ACER AO522 Linux Compatibility (and memory upgrade procedure)
Thursday, February 24th, 2011Some notes on the ACER AO522 netbook (the first AMD C-50 laptop out AFAIK)…
Upgrading the memory: There are posts elsewhere on the internet saying to take a screwdriver to the top-right corner of the laptop and pry off the keyboard. DO NOT DO THIS. The keyboard is fit very tightly and i do not see a way to do it without marring up your laptop. You do have to remove the keyboard to get to the memory though. Here’s how:
- remove the battery
- open the notbook; turn it over
- look into the battery cavity; towards the right there in a square hole in the plastic with metal flush behind it – this is the bottom of your keyboard
- push on the metal with something dull (I used the butt end of a pen) until the kayboard releases; note: don’t use the jewelers screwdriver you have in your hand! the metal is thin (almost a foil) – I broke it my first attempt (keyboard still works luckily)

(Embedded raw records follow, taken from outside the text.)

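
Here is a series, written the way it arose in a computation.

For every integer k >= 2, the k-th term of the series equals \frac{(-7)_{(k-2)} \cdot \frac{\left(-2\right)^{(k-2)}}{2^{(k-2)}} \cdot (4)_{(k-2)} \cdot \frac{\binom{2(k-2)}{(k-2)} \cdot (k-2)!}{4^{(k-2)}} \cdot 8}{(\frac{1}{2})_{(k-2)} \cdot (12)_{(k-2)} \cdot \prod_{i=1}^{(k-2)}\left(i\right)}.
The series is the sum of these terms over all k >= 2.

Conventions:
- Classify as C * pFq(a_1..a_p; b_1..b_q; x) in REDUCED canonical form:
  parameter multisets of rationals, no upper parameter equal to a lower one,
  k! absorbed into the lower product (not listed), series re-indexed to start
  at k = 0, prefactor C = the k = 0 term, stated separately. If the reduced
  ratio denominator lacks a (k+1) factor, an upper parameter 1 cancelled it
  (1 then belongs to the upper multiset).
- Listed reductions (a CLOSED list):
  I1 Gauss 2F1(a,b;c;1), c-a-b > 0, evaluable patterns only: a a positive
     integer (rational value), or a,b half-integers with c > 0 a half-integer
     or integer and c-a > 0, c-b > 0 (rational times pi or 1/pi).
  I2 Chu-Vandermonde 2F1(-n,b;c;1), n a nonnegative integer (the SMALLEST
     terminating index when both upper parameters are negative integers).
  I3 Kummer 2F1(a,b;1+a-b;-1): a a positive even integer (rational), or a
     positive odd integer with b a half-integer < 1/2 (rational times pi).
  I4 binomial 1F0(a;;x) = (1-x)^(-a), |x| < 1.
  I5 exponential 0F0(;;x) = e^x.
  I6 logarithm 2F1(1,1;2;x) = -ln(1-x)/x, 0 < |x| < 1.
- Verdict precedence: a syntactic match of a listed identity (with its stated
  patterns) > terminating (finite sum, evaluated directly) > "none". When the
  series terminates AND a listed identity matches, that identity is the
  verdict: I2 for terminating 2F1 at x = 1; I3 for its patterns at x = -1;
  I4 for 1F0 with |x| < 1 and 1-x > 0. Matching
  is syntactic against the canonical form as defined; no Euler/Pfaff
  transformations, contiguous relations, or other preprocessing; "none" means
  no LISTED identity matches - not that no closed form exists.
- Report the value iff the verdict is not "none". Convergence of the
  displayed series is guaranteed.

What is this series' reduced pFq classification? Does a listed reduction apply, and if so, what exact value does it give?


Canonical form: C = 8 times 2F1 with upper {-7, 4}, lower {12}, x = -1. Verdict: this is Kummer's theorem (I3) (x = -1; c = 12 equals 1+a-b for upper {-7, 4}: listed pattern). Its exact value is \frac{220}{3}.

Key observation: t_0 being 8, the product of the first k integers (prefactor 8) is k!.
Adjacent-term ratio: r(k) = -1 * (k-7) (k+4) / [(k+12) (k+1)] ; factor over Q: parameters, x = -1, and C = 8.


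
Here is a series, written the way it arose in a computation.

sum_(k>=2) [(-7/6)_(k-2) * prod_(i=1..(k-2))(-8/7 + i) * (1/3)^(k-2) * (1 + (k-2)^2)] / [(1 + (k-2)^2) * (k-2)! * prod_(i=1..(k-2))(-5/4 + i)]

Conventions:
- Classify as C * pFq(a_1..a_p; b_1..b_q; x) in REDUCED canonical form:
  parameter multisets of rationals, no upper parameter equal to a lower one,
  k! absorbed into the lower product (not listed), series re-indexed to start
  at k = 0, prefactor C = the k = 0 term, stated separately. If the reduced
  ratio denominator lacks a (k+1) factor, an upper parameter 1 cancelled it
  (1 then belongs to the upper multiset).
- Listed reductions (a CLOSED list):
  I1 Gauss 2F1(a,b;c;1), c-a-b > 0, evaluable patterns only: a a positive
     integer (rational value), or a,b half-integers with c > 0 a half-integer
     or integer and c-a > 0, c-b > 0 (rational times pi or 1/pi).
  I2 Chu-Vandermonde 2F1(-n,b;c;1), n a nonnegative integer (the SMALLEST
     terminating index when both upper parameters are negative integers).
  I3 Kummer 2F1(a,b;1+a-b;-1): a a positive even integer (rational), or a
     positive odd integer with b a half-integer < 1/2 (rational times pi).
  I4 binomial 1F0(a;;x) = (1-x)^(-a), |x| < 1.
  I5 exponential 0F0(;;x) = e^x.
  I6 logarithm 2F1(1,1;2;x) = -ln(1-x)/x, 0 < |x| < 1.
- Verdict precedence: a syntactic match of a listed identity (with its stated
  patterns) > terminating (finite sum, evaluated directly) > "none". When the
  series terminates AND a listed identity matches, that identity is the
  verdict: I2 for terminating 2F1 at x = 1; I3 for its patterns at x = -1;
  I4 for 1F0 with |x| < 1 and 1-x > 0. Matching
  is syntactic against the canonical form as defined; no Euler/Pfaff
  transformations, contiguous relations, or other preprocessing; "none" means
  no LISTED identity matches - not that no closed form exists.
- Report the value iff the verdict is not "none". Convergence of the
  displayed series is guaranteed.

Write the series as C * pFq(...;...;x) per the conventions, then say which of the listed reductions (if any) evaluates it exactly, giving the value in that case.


x = 1/3 here; the reduced form reads 2F1, upper {-7/6, -1/7}, lower {-1/4}, C = 1. Verdict: none - this 2F1 at x = 1/3 matches no listed pattern, and upper {-7/6, -1/7} holds no stopper.

The tell: t_0 = 1 here, and the factor k^2 + 1 cancels (top and bottom), leaving C = 1.
Term ratio: r(k) = (1/3) * (k-7/6) (k-1/7) / [(k-1/4) (k+1)] - poly over poly, x = (1/3) from leading terms; C = 1 at k = 0.


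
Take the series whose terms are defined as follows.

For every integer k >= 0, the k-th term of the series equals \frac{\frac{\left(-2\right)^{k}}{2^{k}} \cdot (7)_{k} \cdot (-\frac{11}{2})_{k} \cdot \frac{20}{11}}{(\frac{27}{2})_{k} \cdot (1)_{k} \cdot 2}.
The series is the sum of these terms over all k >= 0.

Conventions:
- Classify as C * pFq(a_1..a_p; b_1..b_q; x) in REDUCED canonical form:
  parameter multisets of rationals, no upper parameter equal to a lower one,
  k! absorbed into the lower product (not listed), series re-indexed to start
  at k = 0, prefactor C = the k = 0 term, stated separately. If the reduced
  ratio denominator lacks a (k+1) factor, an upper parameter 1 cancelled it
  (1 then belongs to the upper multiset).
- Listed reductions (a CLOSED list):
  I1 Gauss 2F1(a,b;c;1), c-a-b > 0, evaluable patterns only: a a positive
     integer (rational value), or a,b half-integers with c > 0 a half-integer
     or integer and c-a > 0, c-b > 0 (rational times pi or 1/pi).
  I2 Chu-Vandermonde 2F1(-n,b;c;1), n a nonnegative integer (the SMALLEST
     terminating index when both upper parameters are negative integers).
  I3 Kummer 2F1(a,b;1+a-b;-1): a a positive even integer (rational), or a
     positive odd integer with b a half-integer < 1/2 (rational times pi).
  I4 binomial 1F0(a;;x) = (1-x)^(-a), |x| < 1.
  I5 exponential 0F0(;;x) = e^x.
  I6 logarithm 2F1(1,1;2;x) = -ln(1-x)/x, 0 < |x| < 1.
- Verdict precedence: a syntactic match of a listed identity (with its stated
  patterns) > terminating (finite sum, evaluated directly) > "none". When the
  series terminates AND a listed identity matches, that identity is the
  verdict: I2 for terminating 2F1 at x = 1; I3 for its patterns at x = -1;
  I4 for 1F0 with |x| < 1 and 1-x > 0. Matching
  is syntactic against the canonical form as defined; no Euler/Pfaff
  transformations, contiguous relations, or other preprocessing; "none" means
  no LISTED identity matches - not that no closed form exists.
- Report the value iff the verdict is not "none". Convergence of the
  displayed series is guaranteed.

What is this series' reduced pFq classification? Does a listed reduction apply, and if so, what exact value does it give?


Classification (C = \frac{10}{11}): 2F1 with upper {-\frac{11}{2}, 7}, lower {\frac{27}{2}}, argument x = -1. Verdict: this is the Kummer evaluation I3 (x = -1; c = \frac{27}{2} equals 1+a-b for upper {-\frac{11}{2}, 7}: listed pattern). Exact value: \frac{422524375}{134217728} \cdot \pi.

The tell: t_0 = \frac{10}{11} here, and (1)_k (C = 10/11) is k! itself.
Ratio: r(k) = -1 * (k-\frac{11}{2}) (k+7) / [(k+\frac{27}{2}) (k+1)] - poly over poly, x = -1 from leading terms; C = \frac{10}{11} at k = 0.


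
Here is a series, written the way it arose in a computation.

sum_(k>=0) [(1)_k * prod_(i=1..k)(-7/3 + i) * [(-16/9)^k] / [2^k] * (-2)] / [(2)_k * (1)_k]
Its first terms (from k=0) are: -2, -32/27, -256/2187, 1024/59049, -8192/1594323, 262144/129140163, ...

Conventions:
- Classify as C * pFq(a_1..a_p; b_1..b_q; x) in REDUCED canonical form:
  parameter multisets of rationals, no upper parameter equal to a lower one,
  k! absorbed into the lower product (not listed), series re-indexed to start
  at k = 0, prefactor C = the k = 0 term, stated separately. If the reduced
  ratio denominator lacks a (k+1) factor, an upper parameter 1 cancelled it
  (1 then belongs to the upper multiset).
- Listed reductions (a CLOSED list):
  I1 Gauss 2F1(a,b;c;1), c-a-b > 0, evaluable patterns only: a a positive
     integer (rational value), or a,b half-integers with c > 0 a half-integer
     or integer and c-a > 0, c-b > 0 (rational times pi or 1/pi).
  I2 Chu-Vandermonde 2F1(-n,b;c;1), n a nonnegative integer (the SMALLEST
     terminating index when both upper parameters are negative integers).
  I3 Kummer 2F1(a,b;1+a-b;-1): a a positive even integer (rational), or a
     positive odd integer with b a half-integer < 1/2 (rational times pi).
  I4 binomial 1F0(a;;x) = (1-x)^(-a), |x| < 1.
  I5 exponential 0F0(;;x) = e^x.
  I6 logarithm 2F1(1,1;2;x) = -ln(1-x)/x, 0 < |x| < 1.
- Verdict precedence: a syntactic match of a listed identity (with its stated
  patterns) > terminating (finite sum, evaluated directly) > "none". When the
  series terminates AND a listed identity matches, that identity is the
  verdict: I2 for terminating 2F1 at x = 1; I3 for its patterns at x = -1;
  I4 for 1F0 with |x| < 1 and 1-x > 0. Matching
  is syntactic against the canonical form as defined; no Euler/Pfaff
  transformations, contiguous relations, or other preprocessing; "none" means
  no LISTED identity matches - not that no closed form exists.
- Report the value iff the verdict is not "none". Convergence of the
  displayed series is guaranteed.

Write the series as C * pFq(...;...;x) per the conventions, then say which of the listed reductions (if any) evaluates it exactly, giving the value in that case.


The tell: t_0 being -2, (1)_k (C = -2, x = -8/9) is k! itself.
Consecutive-term ratio: r(k) = (-8/9) * (k-4/3) (k+1) / [(k+2) (k+1)] - rational in k, leading ratio (-8/9); with t_0 = -2, classification follows.

x = -8/9 here; the reduced form reads 2F1, upper {-4/3, 1}, lower {2}, C = -2. Verdict: no listed reduction: x = -8/9 and upper {-4/3, 1} fail every I1-I6 pattern.


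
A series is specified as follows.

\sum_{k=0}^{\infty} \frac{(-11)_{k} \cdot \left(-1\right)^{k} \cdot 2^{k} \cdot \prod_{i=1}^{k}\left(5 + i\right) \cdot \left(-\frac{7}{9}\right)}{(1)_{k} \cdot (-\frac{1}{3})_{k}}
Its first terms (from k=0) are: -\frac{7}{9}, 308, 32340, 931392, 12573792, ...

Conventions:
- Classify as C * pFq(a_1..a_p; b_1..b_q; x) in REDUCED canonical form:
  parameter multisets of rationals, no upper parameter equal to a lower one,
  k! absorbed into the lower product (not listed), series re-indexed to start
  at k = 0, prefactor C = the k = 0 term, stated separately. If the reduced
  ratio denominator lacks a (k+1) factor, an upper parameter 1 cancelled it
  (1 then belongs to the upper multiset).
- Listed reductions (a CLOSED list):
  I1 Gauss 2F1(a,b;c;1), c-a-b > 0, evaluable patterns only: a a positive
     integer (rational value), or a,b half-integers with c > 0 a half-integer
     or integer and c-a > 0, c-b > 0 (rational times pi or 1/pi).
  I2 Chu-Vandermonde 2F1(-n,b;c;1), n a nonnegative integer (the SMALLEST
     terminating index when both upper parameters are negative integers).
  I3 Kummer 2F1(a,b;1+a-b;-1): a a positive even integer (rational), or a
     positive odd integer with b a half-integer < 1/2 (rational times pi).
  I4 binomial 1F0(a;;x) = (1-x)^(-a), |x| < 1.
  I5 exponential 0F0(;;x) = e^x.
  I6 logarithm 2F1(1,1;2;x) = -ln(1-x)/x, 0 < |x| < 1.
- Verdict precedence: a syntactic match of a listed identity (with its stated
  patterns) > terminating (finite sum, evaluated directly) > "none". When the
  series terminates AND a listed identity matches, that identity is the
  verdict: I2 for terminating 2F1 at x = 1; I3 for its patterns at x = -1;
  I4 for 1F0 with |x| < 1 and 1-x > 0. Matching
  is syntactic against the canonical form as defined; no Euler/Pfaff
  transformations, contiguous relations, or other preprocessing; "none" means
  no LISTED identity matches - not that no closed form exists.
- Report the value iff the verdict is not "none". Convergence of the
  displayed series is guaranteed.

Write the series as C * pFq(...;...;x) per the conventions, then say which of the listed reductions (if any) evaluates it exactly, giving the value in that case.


First insight: from the first term -\frac{7}{9}: the running product (prefactor -7/9) telescopes to a rising factorial.
Ratio: r(k) = -2 * (k-11) (k+6) / [(k-\frac{1}{3}) (k+1)] - rational; roots negated = parameters, x = -2, C = -\frac{7}{9}.

Prefactor -\frac{7}{9}, argument -2: 2F1 with upper {-11, 6} over lower {-\frac{1}{3}}. Verdict: terminating - no listed pattern fits, but -11 in the upper list cuts the series at k = 11; direct evaluation. Value: \frac{1100161506650731}{102051}.


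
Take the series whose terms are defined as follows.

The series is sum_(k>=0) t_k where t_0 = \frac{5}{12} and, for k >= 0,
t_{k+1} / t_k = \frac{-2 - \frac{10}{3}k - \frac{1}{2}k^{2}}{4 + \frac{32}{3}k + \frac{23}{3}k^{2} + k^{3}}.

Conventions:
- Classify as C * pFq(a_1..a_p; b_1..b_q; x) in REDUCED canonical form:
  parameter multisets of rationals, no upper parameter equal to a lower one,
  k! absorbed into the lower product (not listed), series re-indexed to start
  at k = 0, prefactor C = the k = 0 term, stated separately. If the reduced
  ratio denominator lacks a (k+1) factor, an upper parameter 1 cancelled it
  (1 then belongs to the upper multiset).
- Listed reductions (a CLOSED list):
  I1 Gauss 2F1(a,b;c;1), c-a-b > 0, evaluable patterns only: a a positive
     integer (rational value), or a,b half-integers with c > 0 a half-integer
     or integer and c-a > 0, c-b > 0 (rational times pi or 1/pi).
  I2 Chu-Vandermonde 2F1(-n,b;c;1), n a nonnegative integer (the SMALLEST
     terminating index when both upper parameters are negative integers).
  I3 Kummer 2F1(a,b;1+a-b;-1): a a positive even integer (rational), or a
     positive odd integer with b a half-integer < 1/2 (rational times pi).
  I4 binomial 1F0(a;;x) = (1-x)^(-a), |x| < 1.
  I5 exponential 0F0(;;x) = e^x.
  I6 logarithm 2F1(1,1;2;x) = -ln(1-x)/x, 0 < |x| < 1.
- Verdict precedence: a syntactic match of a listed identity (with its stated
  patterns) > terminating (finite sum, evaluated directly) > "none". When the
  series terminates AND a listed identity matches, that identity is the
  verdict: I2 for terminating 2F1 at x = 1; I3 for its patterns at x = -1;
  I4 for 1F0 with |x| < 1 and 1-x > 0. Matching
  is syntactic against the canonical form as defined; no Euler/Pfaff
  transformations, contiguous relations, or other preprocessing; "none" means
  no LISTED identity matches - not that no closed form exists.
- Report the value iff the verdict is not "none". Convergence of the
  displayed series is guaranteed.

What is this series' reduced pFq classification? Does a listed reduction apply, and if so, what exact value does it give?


At argument -\frac{1}{2}: a 0F0 with upper {-}, lower {-}, scaled by C = \frac{5}{12}. Verdict at x = -\frac{1}{2}: the I5 exponential reduction matches (the 0F0 exponential series at x = -\frac{1}{2}). Its exact value is \frac{5}{12} \cdot e^{-\frac{1}{2}}.

Key step: t_0 = \frac{5}{12} here, and cancel k + 2/3 from the displayed ratio first; then prefactor 5/12.
Term ratio: r(k) = -\frac{1}{2} * 1 / [(k+1)] - rational in k. x = -\frac{1}{2}; t_0 = \frac{5}{12}; negate the roots.


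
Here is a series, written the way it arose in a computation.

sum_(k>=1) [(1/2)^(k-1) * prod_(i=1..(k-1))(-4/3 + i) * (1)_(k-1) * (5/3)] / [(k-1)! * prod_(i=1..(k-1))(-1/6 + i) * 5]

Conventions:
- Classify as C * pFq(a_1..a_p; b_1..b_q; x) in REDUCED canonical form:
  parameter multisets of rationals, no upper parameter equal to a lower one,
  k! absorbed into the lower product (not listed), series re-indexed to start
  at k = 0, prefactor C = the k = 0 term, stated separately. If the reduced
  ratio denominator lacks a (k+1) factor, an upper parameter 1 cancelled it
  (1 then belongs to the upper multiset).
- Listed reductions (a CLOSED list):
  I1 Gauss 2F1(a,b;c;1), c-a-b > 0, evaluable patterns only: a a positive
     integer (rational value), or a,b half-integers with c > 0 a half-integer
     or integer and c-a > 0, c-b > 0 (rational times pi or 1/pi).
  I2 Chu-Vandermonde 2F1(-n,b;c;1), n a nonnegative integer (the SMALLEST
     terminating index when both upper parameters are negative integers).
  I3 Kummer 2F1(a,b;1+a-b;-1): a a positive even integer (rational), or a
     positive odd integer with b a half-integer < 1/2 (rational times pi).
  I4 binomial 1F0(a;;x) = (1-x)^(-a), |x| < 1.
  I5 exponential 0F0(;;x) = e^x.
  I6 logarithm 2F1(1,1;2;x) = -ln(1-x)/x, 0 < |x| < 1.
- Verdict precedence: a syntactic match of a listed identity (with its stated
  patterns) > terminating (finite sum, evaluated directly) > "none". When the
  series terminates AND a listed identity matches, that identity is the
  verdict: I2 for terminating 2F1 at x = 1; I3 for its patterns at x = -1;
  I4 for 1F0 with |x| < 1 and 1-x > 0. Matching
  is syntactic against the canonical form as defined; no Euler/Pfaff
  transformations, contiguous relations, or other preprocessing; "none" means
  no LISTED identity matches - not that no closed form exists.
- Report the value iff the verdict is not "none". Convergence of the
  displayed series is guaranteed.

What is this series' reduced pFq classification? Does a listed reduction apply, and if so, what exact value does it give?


Classification (C = 1/3): 2F1 with upper {-1/3, 1}, lower {5/6}, argument x = 1/2. Verdict: none. Every listed pattern misses the 2F1 form at 1/2, upper {-1/3, 1}.

The tell: from the first term 1/3: the lower running product (prefactor 1/3) is a rising factorial.
Ratio: r(k) = (1/2) * (k-1/3) (k+1) / [(k+5/6) (k+1)] - rational in k, leading ratio (1/2); with t_0 = 1/3, classification follows.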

- flip laptop over; finish prying out keyboard
- remove the 4 screws under the keyboard w/ a (1) next to them
- push in the (2) hole w/ something blunt to pop off the bottom panel
- install memory
- reassemble (johnny 5?)
As for linux compatibility (using Ubuntu 10.10 AMD64):
- installer uses the wrong screen resolution, but otherwise completes fine
- broadcom wireless worked fine after restricted driver install; note: I had to push the Fn-{wireless} key to turn it on on first boot (although it stays on through power cycles)
- ATI graphics worked fine after restricted driver install; although there is an “unsupported hardware” overlay in the lower-right corner (probably will go away when Ubuntu updates catalyst driver); OpenGL works well (tested w/ WebGL in Google Chrome
- sound works fine
- ethernet works fine
- webcam works fine
- suspend does NOT work (graphics driver?) (UPDATE: works; see below)
Overall I like it – assuming the suspend issue gets resolved shortly. The high-resolution screen is a very welcome improvement over every other netbook out there. (darn you Intel w/ your arbitrary hardware restrictions!) CPU-wise it is moderately faster than my Lenovo S10 (Intel Atom) at “open all in tabs” (17) from Google Chrome. GPU-wise it blows it out of the water (as expected). Battery did last in the range of 6h last night and this morning w/ heavy usage. (installing packages and updates mostly)
Will update as I discover more.
UPDATE: Hibernate works!
UPDATE 2: I installed the ATI Catalyst driver v11.2 and the watermark is gone. And suspend/resume works. Everything works now as far as I can tell. A very nice little laptop.